Bien évidemment.  C’est l’injustice que subissait sa famille qui a permis à Diane RWIGARA d’ouvrir grandement les yeux et de comprendre la vraie nature de Paul Kagame, du FPR et du système insupportable qui gouverne de Rwanda depuis juillet 1994! Elle a rapidement décidé, non seulement de braver la peur pour condamner publiquement toutes les injustices et violations massives des droits de l’homme par le parti-Etat mais également de s’engager auprès du peuple pour un vrai changement socio-politique.
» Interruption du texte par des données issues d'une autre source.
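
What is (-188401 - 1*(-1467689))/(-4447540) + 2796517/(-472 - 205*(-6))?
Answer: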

Mais en réagissant ainsi, Mademoiselle RWIGARA Diane, 35 ans, venait, aux yeux de Kagame et sa clique d’assassins professionnels, de commettre “le plus grave crime”, celui d’oublier son statut social : elle, tutsie de la maison des BANYIGINYA, rescapée du génocide devant allégeance “à son seul Seigneur et unique Sauveur”= Paul Kagame, de la lignée des BEGA! Elle ne devait, d’aucune manière, même pas en songes, croire un seul instant qu’elle avait le droit de défier le Monarque, en tentant de se présenter contre lui aux élections présidentielles de 2017 ! Cela lui vaudra non seulement l’emprisonnement aujourd’hui accompli mais surtout l’assassinat à venir ! Nous avons toutes les raisons de craindre pour sa sécurité et sa vie. Espérer le contraire releverait de l’illusion des sens !

VOICE OF RWANDA:

7.Est-ce cela votre dernier mot? 

A THOMAS NAHIMANA :

C’est une honte pour tous les citoyens rwandais de voir leurs destinées entre les mains d’un homme qui ne respecte jamais sa parole, qui savoure son plus grand plaisir en assassinant ses alliés et bienfaiteurs pour enfin réduire à la misère leurs veuves et orphelins!

Nous appelons la jeunesse rwandaise de se lever comme un seul homme et lutter vaillamment pour leur liberté, pour la libération de Diane Shima RWIGARA et pour celle des autres prisonniers politiques tels Victoire INGABIRE UMUHOZA, Déogratias MUSHAYIDI, Kizito MIHIGO, et d’autres.

J’en profite pour dire au dictateur Paul Kagame, que   son gouvernement illégitime ne saura plus résister à la volonté de changement qui gronde dans les coeurs de nombreux citoyens rwandais actuellement. Qu’il sache bien que, désormais, il y aura un AVANT et un APRES l’emprisonnement injuste de Diane SHIMA RWIGARA. A très bientôt.